Life is held sacred by everyone, including the Church. The lives of both Savita and her baby were important. As of now no one knows what exactly happened in the hospital but media hysteria in India over this case was unprecedented, rarely witnessed before over the death of individuals who have died in much more tragic circumstances. In India, according to the Centre for Reproductive Rights, every five minutes a woman dies while delivering a child. A staggering 20 per cent of such worldwide deaths occur in our country (56,000 in 2010). According to the United Nations Special Rapporteur on Health, most such deaths are avoidable. When I raised this point during a discussion on a TV news channel, I was labelled “unpatriotic” on the one hand and accused of batting for Ireland on the other.
The question is whether such an outburst seen in the media here and the crowds that gathered in Dublin, London and the BJP women’s group outside the Irish ambassador’s residence in Delhi was purely out of love for Savita. The media and pro-choice campaigners made full use of the opportunity — one, to push its TRPs and the other its agenda. I participated in many television debates but was unable to understand what feminists exactly mean when they say that “abortion” is about exercising their right over their bodies. I see it as a demand for the right to destroy a defenceless life which grows daily in the womb.

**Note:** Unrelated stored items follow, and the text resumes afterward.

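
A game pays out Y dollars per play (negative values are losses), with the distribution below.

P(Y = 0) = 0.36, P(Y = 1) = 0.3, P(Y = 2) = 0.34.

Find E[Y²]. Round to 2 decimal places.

1.66

E[Y²] = (0)²(0.36) + (1)²(0.3) + (2)²(0.34) = 1.66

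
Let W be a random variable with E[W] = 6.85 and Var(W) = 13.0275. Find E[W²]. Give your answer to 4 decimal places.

59.9500

E[W²] = Var(W) + (E[W])² = 13.0275 + (6.85)² = 59.95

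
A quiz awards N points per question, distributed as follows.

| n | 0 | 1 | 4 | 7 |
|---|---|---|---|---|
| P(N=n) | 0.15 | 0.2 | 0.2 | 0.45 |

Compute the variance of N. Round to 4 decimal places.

8.2275

E[N] = (0)(0.15) + (1)(0.2) + (4)(0.2) + (7)(0.45) = 4.15
E[N²] = (0)²(0.15) + (1)²(0.2) + (4)²(0.2) + (7)²(0.45) = 25.45
V(N) = E[N²] − (E[N])² = 25.45 − (4.15)² = 8.2275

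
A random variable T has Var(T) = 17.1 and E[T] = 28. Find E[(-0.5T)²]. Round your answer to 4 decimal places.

E[-0.5T] = -0.5·28 = -14
Var(-0.5T) = (-0.5)²·17.1 = 4.275
E[(-0.5T)²] = Var((-0.5T)) + (E[(-0.5T)])² = 4.275 + (-14)² = 200.275

200.2750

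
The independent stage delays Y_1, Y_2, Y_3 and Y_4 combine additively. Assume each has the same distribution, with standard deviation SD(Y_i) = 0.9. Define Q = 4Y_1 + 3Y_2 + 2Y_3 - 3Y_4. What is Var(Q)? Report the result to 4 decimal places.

30.7800

Var(Y_i) = (0.9)² = 0.81
By independence, Var(Q) = (4)²Var(Y_1) + (3)²Var(Y_2) + (2)²Var(Y_3) + (-3)²Var(Y_4)
= (4)²·0.81 + (3)²·0.81 + (2)²·0.81 + (-3)²·0.81 = 30.78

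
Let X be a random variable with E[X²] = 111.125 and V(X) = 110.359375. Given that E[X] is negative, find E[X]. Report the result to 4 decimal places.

-0.8750

(E[X])² = E[X²] − V(X) = 111.125 − 110.359375 = 0.765625
E[X] = −√0.765625 = -0.875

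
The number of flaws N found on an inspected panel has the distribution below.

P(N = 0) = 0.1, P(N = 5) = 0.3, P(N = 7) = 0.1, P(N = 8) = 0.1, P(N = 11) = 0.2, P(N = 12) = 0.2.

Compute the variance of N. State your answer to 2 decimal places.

14.04

E[N] = (0)(0.1) + (5)(0.3) + (7)(0.1) + (8)(0.1) + (11)(0.2) + (12)(0.2) = 7.6
E[N²] = (0)²(0.1) + (5)²(0.3) + (7)²(0.1) + (8)²(0.1) + (11)²(0.2) + (12)²(0.2) = 71.8
Var(N) = E[N²] − (E[N])² = 71.8 − (7.6)² = 14.04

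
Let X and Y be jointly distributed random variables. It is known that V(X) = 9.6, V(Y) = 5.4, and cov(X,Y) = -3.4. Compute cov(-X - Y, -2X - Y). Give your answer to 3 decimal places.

14.400

cov(-X - Y, -2X - Y) = (-1)(-2)V(X) + (-1)(-1)V(Y) + [(-1)(-1) + (-1)(-2)]cov(X,Y)
= 2·9.6 + 1·5.4 + 3·-3.4 = 14.4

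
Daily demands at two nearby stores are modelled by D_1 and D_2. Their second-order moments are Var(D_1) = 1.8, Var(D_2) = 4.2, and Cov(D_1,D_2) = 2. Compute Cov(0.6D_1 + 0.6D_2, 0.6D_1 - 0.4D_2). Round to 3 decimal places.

Cov(0.6D_1 + 0.6D_2, 0.6D_1 - 0.4D_2) = (0.6)(0.6)Var(D_1) + (0.6)(-0.4)Var(D_2) + [(0.6)(-0.4) + (0.6)(0.6)]Cov(D_1,D_2)
= 0.36·1.8 + -0.24·4.2 + 0.12·2 = -0.12

-0.120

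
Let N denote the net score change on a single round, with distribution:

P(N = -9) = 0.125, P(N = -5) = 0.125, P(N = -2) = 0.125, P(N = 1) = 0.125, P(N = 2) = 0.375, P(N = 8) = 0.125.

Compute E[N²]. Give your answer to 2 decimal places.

23.38

E[N²] = (-9)²(0.125) + (-5)²(0.125) + (-2)²(0.125) + (1)²(0.125) + (2)²(0.375) + (8)²(0.125) = 23.375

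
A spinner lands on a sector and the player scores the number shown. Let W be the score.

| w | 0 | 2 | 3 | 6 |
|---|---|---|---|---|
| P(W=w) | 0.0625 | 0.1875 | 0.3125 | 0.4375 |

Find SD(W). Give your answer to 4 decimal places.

1.9516

E[W] = (0)(0.0625) + (2)(0.1875) + (3)(0.3125) + (6)(0.4375) = 3.9375
E[W²] = (0)²(0.0625) + (2)²(0.1875) + (3)²(0.3125) + (6)²(0.4375) = 19.3125
Var(W) = E[W²] − (E[W])² = 19.3125 − (3.9375)² = 3.80859375
SD(W) = √3.80859375 ≈ 1.9516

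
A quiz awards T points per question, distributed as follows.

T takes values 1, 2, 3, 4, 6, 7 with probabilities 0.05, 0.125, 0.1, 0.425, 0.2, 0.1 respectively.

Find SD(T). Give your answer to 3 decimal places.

E[T] = (1)(0.05) + (2)(0.125) + (3)(0.1) + (4)(0.425) + (6)(0.2) + (7)(0.1) = 4.2
E[T²] = (1)²(0.05) + (2)²(0.125) + (3)²(0.1) + (4)²(0.425) + (6)²(0.2) + (7)²(0.1) = 20.35
Var(T) = E[T²] − (E[T])² = 20.35 − (4.2)² = 2.71
SD(T) = √2.71 ≈ 1.646

1.646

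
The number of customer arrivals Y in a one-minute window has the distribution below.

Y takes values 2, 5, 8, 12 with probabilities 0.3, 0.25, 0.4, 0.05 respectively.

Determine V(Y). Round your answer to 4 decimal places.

E[Y] = (2)(0.3) + (5)(0.25) + (8)(0.4) + (12)(0.05) = 5.65
E[Y²] = (2)²(0.3) + (5)²(0.25) + (8)²(0.4) + (12)²(0.05) = 40.25
V(Y) = E[Y²] − (E[Y])² = 40.25 − (5.65)² = 8.3275

8.3275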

Despite all the awareness campaigns by NGOs and governments against female foeticide, if the situation has not improved it is because society takes a rather casual attitude towards abortion. If society was more serious in questioning the right of a child to be born, we would not have millions of missing girls.
While the Christian position on abortion is being pilloried by all and sundry, it is being forgotten that no religion or philosophy says anything favourable on abortion. And even if we were to keep religion aside for a moment, Article 3 of the Universal Declaration of Human Rights states, “Everyone has the right to life, liberty and security of person”. Is that not in total consonance with what all the religions, including Christianity, hold?
While Savita’s death has certainly shaken everyone, let us not forget that many people, including men, die of septicemia. One of our great artists, Smita Patil, too died of septicemia at the age of 31, same as Savita, a few days after giving birth to her son, Prateik. Smita, like Savita, was neither Catholic nor Irish. Ultimately, it is God who has control over our lives. If doctors alone could save lives, our ancestors would have been still alive and no doctor would have ever died.

The writer, a founder-member of Parliament of Religions, is currently the director of communication of the Delhi Catholic Church.